Asher Aydelot had come here with half a dozen other young fellows, all of whom took up claims along Grass River. Six months later Jim Shirley had come to the settlement with a like company who extended the free-holdings until it was seven miles by the winding of the river from Aydelot’s claim on the northwest down the river to Shirley’s claim on the southeast.
Eighteen months later only two men were left in the Grass River valley, Aydelot and Shirley. The shorter trail as the crow flies between their claims was marked by a golden thread of sunflowers. At the third bend of the winding stream a gentle ripple of ground rose high enough to hide the cabin lights from each other that otherwise might have given a neighborly comfort to the two lone settlers.

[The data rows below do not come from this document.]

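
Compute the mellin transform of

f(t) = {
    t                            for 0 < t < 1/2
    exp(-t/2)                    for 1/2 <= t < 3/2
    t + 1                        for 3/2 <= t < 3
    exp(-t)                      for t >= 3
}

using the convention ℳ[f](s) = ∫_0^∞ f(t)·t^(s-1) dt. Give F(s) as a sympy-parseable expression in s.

(2*2**s*s*(s + 1)*uppergamma(s, 3) - 5*3**s*s - 2*3**s + 2*4**s*s*(s + 1)*uppergamma(s, 1/4) - 2*4**s*s*(s + 1)*uppergamma(s, 3/4) + 8*6**s*s + 2*6**s + s)/(2*2**s*s*(s + 1))
  Re(s) > -1

along the cuts 1/2, 3/2, 3, ℳ[f](s) splits into 4 integrals
on [0, 1/2): add ∫ t·t^(s-1) dt
on [1/2, 3/2): add ∫ exp(-t/2)·t^(s-1) dt
[3/2, 3) adds the kernel integral of (t + 1)
over [3, ∞), the kernel integral of exp(-t) enters the sum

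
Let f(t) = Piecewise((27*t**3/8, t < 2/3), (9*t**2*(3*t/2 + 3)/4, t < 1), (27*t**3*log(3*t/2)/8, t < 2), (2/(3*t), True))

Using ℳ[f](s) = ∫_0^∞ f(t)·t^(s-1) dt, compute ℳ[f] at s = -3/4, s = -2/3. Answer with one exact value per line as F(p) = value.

strip the common scale on t: t**3 on [0, 1); t**2*(t + 3) on [1, 3/2); t**3*log(t) on [3/2, 3); …
invert the shared t-power to get t on [0, 1); t + 3 on [1, 3/2); t*log(t) on [3/2, 3); …
summing 4 kernel integrals split by 2/3, 1, 2 yields ℳ[f](s)
on [0, 2/3): add ∫ 27*t**3/8·t^(s-1) dt
for t in [2/3, 1): the term is ∫ 9*t**2*(3*t/2 + 3)/4·t^(s-1)
between 1 and 2 the integrand is 27*t**3*log(3*t/2)/8·t^(s-1)
segment 2 to ∞ holds 2/(3*t); add its integral

F(-3/4) = -6*2**(1/4)*3**(3/4)/5 - 18*2**(1/4)/7 + log(2*3**(-2 + 6*2**(1/4))*sqrt(6)) + 227/30
F(-2/3) = -583*2**(1/3)/245 - 9*2**(1/3)*3**(2/3)/8 - 81*log(3)/56 + 81*log(2)/56 + 5589/784 + 81*2**(1/3)*log(3)/14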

Shirley’s cabin stood on a tiny swell of ground, mark of a one-time island, set in a wide bend in the river that was itself a natural fireguard for most of the circle of the premises.

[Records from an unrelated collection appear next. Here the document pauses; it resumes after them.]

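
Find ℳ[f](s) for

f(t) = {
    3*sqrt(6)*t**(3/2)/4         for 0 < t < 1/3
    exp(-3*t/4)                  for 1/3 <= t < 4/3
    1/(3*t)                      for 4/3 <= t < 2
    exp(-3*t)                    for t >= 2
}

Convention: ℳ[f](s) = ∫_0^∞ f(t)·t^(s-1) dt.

(24**s*(s - 1)*(2*s + 3)*uppergamma(s, 1/4) - 24**s*(s - 1)*(2*s + 3)*uppergamma(s, 1) - 24**s*(2*s + 3)/4 + 36**s*(2*s + 3)/6 + 6**s*(s - 1)*(2*s + 3)*uppergamma(s, 6) + sqrt(2)*6**s*(s - 1)/2)/(18**s*(s - 1)*(2*s + 3))
  Re(s) > -3/2

invert the common scale on t to get t**(3/2) on [0, 1/2); exp(-t/2) on [1/2, 2); 1/(2*t) on [2, 3); …
slice at 1/3, 4/3, 2, transform all 4 pieces, and sum them
[0, 1/3) adds the kernel integral of 3*sqrt(6)*t**(3/2)/4
segment [1/3, 4/3) carries exp(-3*t/4); integrate it
[4/3, 2) adds the kernel integral of 1/(3*t)
[2, ∞) adds the kernel integral of exp(-3*t)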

The house was snug as a squirrel’s nest. Before it was a strip of white clover, as green and fresh looking as if it were on the banks of Clover Creek in Ohio. Above the door a plain board bore the one word, “Cloverdale.”
Jim Shirley stood watching Asher coming down the trail against the wind, followed by the big shepherd dog, Pilot, who had bounded off to meet him.
“Hello! How did you get away on a day like this?” he called, as the team drew near.
“Why, you old granny!” Asher stopped here.
Both men had been on the Kansas plains long enough not to mind the wind. It flashed into Asher’s mind that Jim was hoping to see his wife with him, and he measured anew the loneliness of the man’s life.
“Most too rude for ladies just yet, although I didn’t like to leave Virginia alone.”
“What could possibly harm her? Your fireguard’s done, double done; there’s no water to drown in, no Indian to frighten, no wild beast to enter, no white man, in God knows how many hundred miles. Just nothing to be afraid of.”
“Yes, that’s it – just nothing. And it’s enough to make even a braver woman afraid. It’s the eternal vast nothingness, when the very silence cries out at you. It’s the awful loneliness of the plains that makes the advance attack in this fight with the wilderness. Don’t we both know that?”
“I reckon we do, but we got over it, and so will Mrs. Aydelot.”
“How do you know that?” Asher inquired eagerly. “I believe she could hardly keep back the tears till I got away.”